La Moretti da parte sua accusa Zaia di essere in continuità col sistema Galan. Un sistema che però ha visto coinvolti anche esponenti del Pd, pur rinnegati dalla Moretti stessa che promette “liste pulite”. Tra gli arrestati di giugno infatti non finirono solo esponenti di Forza Italia, ma anche il sindaco veneziano Orsoni e l’ex consigliere regionale Marchese, che hanno ammesso i finanziamenti irregolari e hanno patteggiato. E nello stesso filone a dicembre sono rientrati anche i deputati veneziani Zoggia e Mognato le cui posizioni sono state archiviate, in quanto – secondo i pm – non è provato siano stati i due a far transitare il denaro. La campagna elettorale veneziana del Pd per le comunali 2010 quindi sarebbe stata pagata da Giovanni Mazzacurati – presidente del consorzio unico concessionario per i lavori del Mose – in diversi pagamenti irregolari che ammonterebbero a poco meno di mezzo milione di euro. E infine, giusto per non farsi mancar nulla, si è scoperto che le campagne elettorali europee dello scorso anno di Alessandra Moretti e della forzista Lia Sartori (braccio destro di Galan anch’essa rinviata a giudizio), avevano finanziatori comuni, alcuni dei quali sono nomi “con le mani in pasta” che si ripetono spesso nelle carte dei pubblici ministeri veneziani. Nulla che costituisca reato, ma non certo una questione di cui far vanto.

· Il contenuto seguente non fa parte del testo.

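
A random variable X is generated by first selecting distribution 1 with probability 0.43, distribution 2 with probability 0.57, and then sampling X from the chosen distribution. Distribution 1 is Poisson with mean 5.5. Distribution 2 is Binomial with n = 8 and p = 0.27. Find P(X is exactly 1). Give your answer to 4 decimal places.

Conditional on each component, P(X = 1): 1: 0.0224772; 2: 0.238624.
By total probability, P(X = 1) = 0.43·0.0224772 + 0.57·0.238624 = 0.145681.

0.1457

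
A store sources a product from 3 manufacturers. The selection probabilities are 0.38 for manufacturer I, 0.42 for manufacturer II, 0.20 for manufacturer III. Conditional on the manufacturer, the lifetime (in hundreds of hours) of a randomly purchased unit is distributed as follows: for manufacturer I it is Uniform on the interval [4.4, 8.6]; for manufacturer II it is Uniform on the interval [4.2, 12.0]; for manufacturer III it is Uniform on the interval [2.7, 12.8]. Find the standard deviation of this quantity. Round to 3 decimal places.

Per component, I: μ=6.5, E[X²]=43.72; II: μ=8.1, E[X²]=70.68; III: μ=7.75, E[X²]=68.5633.
E[X] = 0.38·6.5 + 0.42·8.1 + 0.2·7.75 = 7.422.
E[X²] = 0.38·43.72 + 0.42·70.68 + 0.2·68.5633 = 60.0119.
Var(X) = E[X²] − (E[X])² = 60.0119 − 55.0861 = 4.92578.
SD(X) = √4.92578 = 2.21941.

2.219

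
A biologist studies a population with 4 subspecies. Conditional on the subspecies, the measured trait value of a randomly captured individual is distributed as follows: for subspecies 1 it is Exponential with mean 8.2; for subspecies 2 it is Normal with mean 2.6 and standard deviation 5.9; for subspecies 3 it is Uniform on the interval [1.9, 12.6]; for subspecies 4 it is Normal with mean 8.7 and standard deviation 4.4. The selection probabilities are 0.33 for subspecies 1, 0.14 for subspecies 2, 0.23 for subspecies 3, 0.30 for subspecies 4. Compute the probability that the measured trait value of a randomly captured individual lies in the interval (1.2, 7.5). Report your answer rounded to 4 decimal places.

Conditional on each subspecies, P(1.2 < X < 7.5): 1: 0.463199; 2: 0.390658; 3: 0.523364; 4: 0.348392.
By total probability, P(1.2 < X < 7.5) = 0.33·0.463199 + 0.14·0.390658 + 0.23·0.523364 + 0.3·0.348392 = 0.432439.

0.4324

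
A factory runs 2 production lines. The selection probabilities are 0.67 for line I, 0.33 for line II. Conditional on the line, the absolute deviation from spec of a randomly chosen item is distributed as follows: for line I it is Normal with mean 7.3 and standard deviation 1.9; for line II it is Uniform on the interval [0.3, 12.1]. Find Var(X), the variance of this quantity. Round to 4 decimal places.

Per component, I: μ=7.3, E[X²]=56.9; II: μ=6.2, E[X²]=50.0433.
E[X] = 0.67·7.3 + 0.33·6.2 = 6.937.
E[X²] = 0.67·56.9 + 0.33·50.0433 = 54.6373.
Var(X) = E[X²] − (E[X])² = 54.6373 − 48.122 = 6.51533.

6.5153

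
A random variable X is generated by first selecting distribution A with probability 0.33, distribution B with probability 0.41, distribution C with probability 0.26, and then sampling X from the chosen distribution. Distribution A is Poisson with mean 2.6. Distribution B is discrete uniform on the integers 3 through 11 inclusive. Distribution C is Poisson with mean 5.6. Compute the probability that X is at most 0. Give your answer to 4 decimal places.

0.0255

Conditional on each component, P(X ≤ 0): A: 0.0742736; B: 0; C: 0.00369786.
By total probability, P(X ≤ 0) = 0.33·0.0742736 + 0.41·0 + 0.26·0.00369786 = 0.0254717.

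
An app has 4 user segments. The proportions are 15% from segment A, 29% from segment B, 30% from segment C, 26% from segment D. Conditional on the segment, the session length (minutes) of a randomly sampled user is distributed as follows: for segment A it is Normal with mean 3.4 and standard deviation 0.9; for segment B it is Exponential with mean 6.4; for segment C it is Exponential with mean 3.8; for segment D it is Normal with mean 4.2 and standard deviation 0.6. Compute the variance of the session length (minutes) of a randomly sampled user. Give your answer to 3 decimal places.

17.815

Per component, A: μ=3.4, E[X²]=12.37; B: μ=6.4, E[X²]=81.92; C: μ=3.8, E[X²]=28.88; D: μ=4.2, E[X²]=18.
E[X] = 0.15·3.4 + 0.29·6.4 + 0.3·3.8 + 0.26·4.2 = 4.598.
E[X²] = 0.15·12.37 + 0.29·81.92 + 0.3·28.88 + 0.26·18 = 38.9563.
Var(X) = E[X²] − (E[X])² = 38.9563 − 21.1416 = 17.8147.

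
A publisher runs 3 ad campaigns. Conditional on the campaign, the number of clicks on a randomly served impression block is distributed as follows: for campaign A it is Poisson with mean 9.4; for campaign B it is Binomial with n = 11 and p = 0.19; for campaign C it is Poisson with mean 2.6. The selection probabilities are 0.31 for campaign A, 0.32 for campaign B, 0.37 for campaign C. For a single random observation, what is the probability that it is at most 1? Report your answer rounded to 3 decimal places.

Conditional on each campaign, P(X ≤ 1): A: 0.00086033; B: 0.352572; C: 0.267385.
By total probability, P(X ≤ 1) = 0.31·0.00086033 + 0.32·0.352572 + 0.37·0.267385 = 0.212022.

0.212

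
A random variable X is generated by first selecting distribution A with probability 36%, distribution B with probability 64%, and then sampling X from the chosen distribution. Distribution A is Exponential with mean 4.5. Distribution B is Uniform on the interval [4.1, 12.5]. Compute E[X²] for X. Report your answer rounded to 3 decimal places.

For each component E[X²] = Var + (mean)², giving A: 40.5; B: 74.77.
Overall E[X²] = 0.36·40.5 + 0.64·74.77 = 62.4328.

62.433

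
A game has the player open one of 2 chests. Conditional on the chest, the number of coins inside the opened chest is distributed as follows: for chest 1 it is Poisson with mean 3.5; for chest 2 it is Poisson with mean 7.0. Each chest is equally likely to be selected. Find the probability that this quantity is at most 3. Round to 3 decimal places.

0.309

Conditional on each chest, P(X ≤ 3): 1: 0.536633; 2: 0.0817654.
By total probability, P(X ≤ 3) = 0.5·0.536633 + 0.5·0.0817654 = 0.309199.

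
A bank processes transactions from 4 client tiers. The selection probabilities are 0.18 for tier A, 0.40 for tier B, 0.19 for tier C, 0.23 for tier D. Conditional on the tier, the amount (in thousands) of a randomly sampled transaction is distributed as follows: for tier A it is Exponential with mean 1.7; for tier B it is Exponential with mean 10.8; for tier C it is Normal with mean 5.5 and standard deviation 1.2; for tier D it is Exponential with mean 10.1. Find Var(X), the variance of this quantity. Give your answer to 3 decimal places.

83.394

Per component, A: μ=1.7, E[X²]=5.78; B: μ=10.8, E[X²]=233.28; C: μ=5.5, E[X²]=31.69; D: μ=10.1, E[X²]=204.02.
E[X] = 0.18·1.7 + 0.4·10.8 + 0.19·5.5 + 0.23·10.1 = 7.994.
E[X²] = 0.18·5.78 + 0.4·233.28 + 0.19·31.69 + 0.23·204.02 = 147.298.
Var(X) = E[X²] − (E[X])² = 147.298 − 63.904 = 83.3941.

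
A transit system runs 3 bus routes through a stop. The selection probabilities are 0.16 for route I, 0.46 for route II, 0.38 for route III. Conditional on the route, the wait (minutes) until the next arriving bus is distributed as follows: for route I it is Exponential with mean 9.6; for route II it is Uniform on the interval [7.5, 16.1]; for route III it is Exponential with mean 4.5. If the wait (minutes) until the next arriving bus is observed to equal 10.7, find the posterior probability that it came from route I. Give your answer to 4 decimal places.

0.0819

Likelihoods f(10.7 | ·): I: 0.0341721; II: 0.116279; III: 0.0206125.
Posterior ∝ prior × likelihood. Numerator for I: 0.16·0.0341721 = 0.00546753.
Normalizing constant: 0.16·0.0341721 + 0.46·0.116279 + 0.38·0.0206125 = 0.0667887.
P(I | observation) = 0.00546753 / 0.0667887 = 0.0818632.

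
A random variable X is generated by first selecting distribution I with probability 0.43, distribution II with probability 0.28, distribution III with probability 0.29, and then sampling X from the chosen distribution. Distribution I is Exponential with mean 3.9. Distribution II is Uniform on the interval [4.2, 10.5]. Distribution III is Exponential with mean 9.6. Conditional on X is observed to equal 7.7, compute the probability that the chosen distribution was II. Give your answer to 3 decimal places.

Likelihoods f(7.7 | ·): I: 0.0356026; II: 0.15873; III: 0.0467077.
Posterior ∝ prior × likelihood. Numerator for II: 0.28·0.15873 = 0.0444444.
Normalizing constant: 0.43·0.0356026 + 0.28·0.15873 + 0.29·0.0467077 = 0.0732988.
P(II | observation) = 0.0444444 / 0.0732988 = 0.606346.

0.606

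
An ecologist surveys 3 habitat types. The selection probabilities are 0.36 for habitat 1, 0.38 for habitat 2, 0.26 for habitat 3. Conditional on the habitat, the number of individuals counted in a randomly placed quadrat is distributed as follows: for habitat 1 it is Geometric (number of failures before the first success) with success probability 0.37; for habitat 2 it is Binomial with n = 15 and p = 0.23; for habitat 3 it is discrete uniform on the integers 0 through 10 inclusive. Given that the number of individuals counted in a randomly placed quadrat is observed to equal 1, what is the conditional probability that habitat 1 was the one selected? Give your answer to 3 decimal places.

Likelihoods P(X=1 | ·): 1: 0.2331; 2: 0.0888565; 3: 0.0909091.
Posterior ∝ prior × likelihood. Numerator for 1: 0.36·0.2331 = 0.083916.
Normalizing constant: 0.36·0.2331 + 0.38·0.0888565 + 0.26·0.0909091 = 0.141318.
P(1 | observation) = 0.083916 / 0.141318 = 0.59381.

0.594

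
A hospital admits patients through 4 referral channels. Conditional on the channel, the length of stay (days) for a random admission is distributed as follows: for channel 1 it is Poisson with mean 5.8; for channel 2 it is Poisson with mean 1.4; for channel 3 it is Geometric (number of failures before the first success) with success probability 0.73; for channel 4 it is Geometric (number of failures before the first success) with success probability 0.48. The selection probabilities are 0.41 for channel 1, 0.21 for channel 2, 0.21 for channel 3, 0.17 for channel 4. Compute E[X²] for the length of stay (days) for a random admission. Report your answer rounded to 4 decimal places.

17.5943

For each component E[X²] = Var + (mean)², giving 1: 39.44; 2: 3.36; 3: 0.64346; 4: 3.43056.
Overall E[X²] = 0.41·39.44 + 0.21·3.36 + 0.21·0.64346 + 0.17·3.43056 = 17.5943.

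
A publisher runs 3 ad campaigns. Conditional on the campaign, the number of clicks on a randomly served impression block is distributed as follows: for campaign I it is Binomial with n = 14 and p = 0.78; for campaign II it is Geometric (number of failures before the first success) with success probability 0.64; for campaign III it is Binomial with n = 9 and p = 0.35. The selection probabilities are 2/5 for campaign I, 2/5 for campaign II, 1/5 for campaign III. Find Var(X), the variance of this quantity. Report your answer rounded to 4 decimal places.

Per component, I: μ=10.92, E[X²]=121.649; II: μ=0.5625, E[X²]=1.19531; III: μ=3.15, E[X²]=11.97.
E[X] = 0.4·10.92 + 0.4·0.5625 + 0.2·3.15 = 5.223.
E[X²] = 0.4·121.649 + 0.4·1.19531 + 0.2·11.97 = 51.5316.
Var(X) = E[X²] − (E[X])² = 51.5316 − 27.2797 = 24.2519.

24.2519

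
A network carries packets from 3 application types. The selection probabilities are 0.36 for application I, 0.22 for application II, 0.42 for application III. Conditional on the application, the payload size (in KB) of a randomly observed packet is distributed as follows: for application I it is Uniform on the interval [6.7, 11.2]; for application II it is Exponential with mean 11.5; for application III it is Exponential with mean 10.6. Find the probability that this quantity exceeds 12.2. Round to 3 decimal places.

0.209

Conditional on each application, P(X > 12.2): I: 0; II: 0.346155; III: 0.316338.
By total probability, P(X > 12.2) = 0.36·0 + 0.22·0.346155 + 0.42·0.316338 = 0.209016.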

E poi c’è la questione della politica che di fronte alle indagini viene messa a volte in secondo piano e su cui la Moretti deve fare i conti con imbarazzi e ambivalenze. Se da una parte ha impostato la sua campagna criticando Zaia per la “cementificazione selvaggia” del territorio veneto, dall’altra difende Renzi per tutte le grandi opere programmate o difese dal governo. Se da un lato fa notare la perdita di posti di lavoro nel Veneto leghista afflitto dalla crisi del manifatturiero, dall’altro non può certo rivendicare risultati significativi da parte dei due ultimi ministri del lavoro democratici nelle tante crisi aziendali che hanno coinvolto il nordest, a partire dal petrolchimico di Marghera. Se a fianco dei segretari regionali di Verdi e SEL ha promesso che in Veneto non vi saranno le trivellazioni, dall’altro si trova a difendere il decreto “sblocca Italia” che le promuove.

Quello che non pare difficile prevedere è che in un contesto in cui da mesi le inchieste della magistratura riempiono le pagine dei giornali e la crisi fa aumentare il numero di disoccupati, ad avanzare saranno ancora una volta sfiducia e astensionismo.